[edit]
Position: AI Safety Must Embrace an Antifragile Perspective
Proceedings of the 42nd International Conference on Machine Learning, PMLR 267:81588-81605, 2025.
Abstract
This position paper contends that modern AI research must adopt an antifragile perspective on safety—one in which the system’s capacity to handle rare or out-of-distribution (OOD) events adapts and expands over repeated exposures. Conventional static benchmarks and single-shot robustness tests overlook the reality that environments evolve and that models, if left unchallenged, can drift into maladaptation (e.g., reward hacking, over-optimization, or atrophy of broader capabilities).
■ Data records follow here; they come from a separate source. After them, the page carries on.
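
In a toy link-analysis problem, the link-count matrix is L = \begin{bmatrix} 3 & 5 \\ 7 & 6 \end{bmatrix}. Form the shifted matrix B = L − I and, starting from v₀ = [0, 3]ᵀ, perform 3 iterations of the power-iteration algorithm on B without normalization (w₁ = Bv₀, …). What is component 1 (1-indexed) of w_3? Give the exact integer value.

B = L − I has rows (2, 5); (7, 5)
w1 = Bv₀ = (15, 15)
w2 = Bw1 = (105, 180)
w3 = Bw2 = (1110, 1635)
Requested component of w3: 1110

1110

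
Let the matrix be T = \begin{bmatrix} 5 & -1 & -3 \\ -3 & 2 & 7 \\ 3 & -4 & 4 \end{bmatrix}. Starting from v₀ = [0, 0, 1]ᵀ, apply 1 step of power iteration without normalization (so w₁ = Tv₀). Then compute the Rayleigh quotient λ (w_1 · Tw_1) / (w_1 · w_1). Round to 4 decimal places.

w1 = Tv₀ = (-3, 7, 4)
Tw1 = (-34, 51, -21)
w1·Tw1 = (-3)·(-34) + 7·51 + 4·(-21) = 375; w1·w1 = (-3)·(-3) + 7·7 + 4·4 = 74
λ ≈ 375/74 = 5.0676

5.0676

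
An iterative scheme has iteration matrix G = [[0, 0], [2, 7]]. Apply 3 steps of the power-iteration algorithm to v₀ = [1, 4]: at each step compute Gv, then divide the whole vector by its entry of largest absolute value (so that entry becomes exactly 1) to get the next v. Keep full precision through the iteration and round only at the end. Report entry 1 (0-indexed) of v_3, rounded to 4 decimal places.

Gv0 = (0.00000, 30.00000); divide by 30.00000 → v1 = (0.00000, 1.00000)
Gv1 = (0.00000, 7.00000); divide by 7.00000 → v2 = (0.00000, 1.00000)
Gv2 = (0.00000, 7.00000); divide by 7.00000 → v3 = (0.00000, 1.00000)
Requested entry of v3: 1470/1470 = 1.0000

1.0000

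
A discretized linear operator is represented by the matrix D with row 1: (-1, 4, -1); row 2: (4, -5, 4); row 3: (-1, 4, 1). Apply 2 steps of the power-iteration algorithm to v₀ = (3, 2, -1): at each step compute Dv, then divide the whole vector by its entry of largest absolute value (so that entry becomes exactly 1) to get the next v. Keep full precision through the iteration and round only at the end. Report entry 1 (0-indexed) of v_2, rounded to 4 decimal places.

1.0000

Dv0 = (6.00000, -2.00000, 4.00000); divide by 6.00000 → v1 = (1.00000, -0.33333, 0.66667)
Dv1 = (-3.00000, 8.33333, -1.66667); divide by 8.33333 → v2 = (-0.36000, 1.00000, -0.20000)
Requested entry of v2: 50/50 = 1.0000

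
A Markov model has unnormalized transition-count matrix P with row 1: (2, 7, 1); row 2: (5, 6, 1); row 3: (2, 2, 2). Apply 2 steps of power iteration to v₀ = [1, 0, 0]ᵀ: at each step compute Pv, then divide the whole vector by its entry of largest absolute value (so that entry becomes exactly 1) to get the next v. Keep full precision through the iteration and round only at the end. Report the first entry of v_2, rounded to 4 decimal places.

Pv0 = (2.00000, 5.00000, 2.00000); divide by 5.00000 → v1 = (0.40000, 1.00000, 0.40000)
Pv1 = (8.20000, 8.40000, 3.60000); divide by 8.40000 → v2 = (0.97619, 1.00000, 0.42857)
Requested entry of v2: 41/42 = 0.9762

0.9762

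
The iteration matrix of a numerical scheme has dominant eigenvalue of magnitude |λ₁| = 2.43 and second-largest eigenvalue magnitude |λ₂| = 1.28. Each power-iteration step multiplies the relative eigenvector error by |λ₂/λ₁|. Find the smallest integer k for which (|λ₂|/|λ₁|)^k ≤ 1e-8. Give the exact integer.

|λ₂/λ₁| = 1.28/2.43 = 0.52675
Need k ≥ ln(1e-8) / ln(0.52675) = -18.4207 / -0.6410 ≈ 28.736
Smallest integer k satisfying the bound: 29

29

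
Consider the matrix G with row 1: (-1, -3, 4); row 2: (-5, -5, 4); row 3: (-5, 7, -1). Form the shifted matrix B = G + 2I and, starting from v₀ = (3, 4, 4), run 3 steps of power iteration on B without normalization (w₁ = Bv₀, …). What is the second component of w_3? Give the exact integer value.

B = G + 2I has rows (1, -3, 4); (-5, -3, 4); (-5, 7, 1)
w1 = Bv₀ = (1·3 + (-3)·4 + 4·4; (-5)·3 + (-3)·4 + 4·4; (-5)·3 + 7·4 + 1·4) = (7, -11, 17)
w2 = Bw1 = (1·7 + (-3)·(-11) + 4·17; (-5)·7 + (-3)·(-11) + 4·17; (-5)·7 + 7·(-11) + 1·17) = (108, 66, -95)
w3 = Bw2 = (-470, -1118, -173)
Requested component of w3: -1118

-1118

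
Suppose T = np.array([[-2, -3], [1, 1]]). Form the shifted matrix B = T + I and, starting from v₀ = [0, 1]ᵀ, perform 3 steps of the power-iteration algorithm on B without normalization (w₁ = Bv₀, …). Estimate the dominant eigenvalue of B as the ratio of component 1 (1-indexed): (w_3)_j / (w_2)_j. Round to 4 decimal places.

0.0000

B = T + I has rows (-1, -3); (1, 2)
w1 = Bv₀ = (-3, 2)
w2 = Bw1 = (-3, 1)
w3 = Bw2 = (0, -1)
Ratio: 0/-3 = 0.0000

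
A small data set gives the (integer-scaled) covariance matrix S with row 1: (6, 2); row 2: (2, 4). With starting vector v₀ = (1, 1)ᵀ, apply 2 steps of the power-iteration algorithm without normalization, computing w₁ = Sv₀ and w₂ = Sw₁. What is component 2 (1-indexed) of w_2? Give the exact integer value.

w1 = Sv₀ = (8, 6)
w2 = Sw1 = (60, 40)
The requested component of w2 is 40.

40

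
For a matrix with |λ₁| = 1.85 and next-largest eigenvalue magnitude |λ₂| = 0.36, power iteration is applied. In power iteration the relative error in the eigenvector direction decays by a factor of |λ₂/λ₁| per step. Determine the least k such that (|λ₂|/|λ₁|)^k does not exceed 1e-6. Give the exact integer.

|λ₂/λ₁| = 0.36/1.85 = 0.19459
Need k ≥ ln(1e-6) / ln(0.19459) = -13.8155 / -1.6368 ≈ 8.440
Smallest integer k satisfying the bound: 9

9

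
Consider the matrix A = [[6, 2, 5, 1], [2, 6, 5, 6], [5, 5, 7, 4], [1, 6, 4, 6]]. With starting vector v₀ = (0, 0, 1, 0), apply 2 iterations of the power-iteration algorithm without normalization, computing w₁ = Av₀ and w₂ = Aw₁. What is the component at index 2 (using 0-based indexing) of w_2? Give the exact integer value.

w1 = Av₀ = (6·0 + 2·0 + 5·1 + 1·0; 2·0 + 6·0 + 5·1 + 6·0; 5·0 + 5·0 + 7·1 + 4·0; 1·0 + 6·0 + 4·1 + 6·0) = (5, 5, 7, 4)
w2 = Aw1 = (6·5 + 2·5 + 5·7 + 1·4; 2·5 + 6·5 + 5·7 + 6·4; 5·5 + 5·5 + 7·7 + 4·4; 1·5 + 6·5 + 4·7 + 6·4) = (79, 99, 115, 87)
The requested component of w2 is 115.

115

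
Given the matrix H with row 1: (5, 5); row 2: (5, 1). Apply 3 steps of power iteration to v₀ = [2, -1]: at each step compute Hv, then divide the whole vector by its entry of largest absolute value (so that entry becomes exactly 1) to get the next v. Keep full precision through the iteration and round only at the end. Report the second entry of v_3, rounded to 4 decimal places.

0.7385

Hv0 = (5.00000, 9.00000); divide by 9.00000 → v1 = (0.55556, 1.00000)
Hv1 = (7.77778, 3.77778); divide by 7.77778 → v2 = (1.00000, 0.48571)
Hv2 = (7.42857, 5.48571); divide by 7.42857 → v3 = (1.00000, 0.73846)
Requested entry of v3: 384/520 = 0.7385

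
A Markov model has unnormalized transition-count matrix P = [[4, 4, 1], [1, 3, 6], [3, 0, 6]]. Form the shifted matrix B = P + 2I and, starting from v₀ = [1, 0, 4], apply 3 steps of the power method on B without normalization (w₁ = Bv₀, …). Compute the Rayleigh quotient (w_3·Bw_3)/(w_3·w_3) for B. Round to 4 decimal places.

B = P + 2I has rows (6, 4, 1); (1, 5, 6); (3, 0, 8)
w1 = Bv₀ = (10, 25, 35)
w2 = Bw1 = (195, 345, 310)
w3 = Bw2 = (2860, 3780, 3065)
Bw3 = (35345, 40150, 33100)
w3·Bw3 = 354305200; w3·w3 = 31862225; μ ≈ 354305200/31862225 = 11.1199

11.1199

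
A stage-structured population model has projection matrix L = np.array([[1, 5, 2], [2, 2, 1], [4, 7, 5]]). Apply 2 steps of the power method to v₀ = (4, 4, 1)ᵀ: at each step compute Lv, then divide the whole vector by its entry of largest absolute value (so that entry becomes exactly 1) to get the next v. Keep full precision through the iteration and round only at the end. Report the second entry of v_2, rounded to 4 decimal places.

0.2885

Lv0 = (26.00000, 17.00000, 49.00000); divide by 49.00000 → v1 = (0.53061, 0.34694, 1.00000)
Lv1 = (4.26531, 2.75510, 9.55102); divide by 9.55102 → v2 = (0.44658, 0.28846, 1.00000)
Requested entry of v2: 135/468 = 0.2885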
We argue that an antifragile approach—Rather than striving to rapidly reduce current uncertainties, the emphasis is on leveraging those uncertainties to better prepare for potentially greater, more unpredictable uncertainties in the future—is pivotal for the long-term reliability of open-ended ML systems. In this position paper, we first identify key limitations of static testing, including scenario diversity, reward hacking, and over-alignment. We then explore the potential of dynamic, antifragile solutions to manage rare events. Crucially, we advocate for a fundamental recalibration of the methods used to measure, benchmark, and continually improve AI safety over the long term, complementing existing robustness approaches by providing ethical and practical guidelines towards fostering an antifragile AI safety community.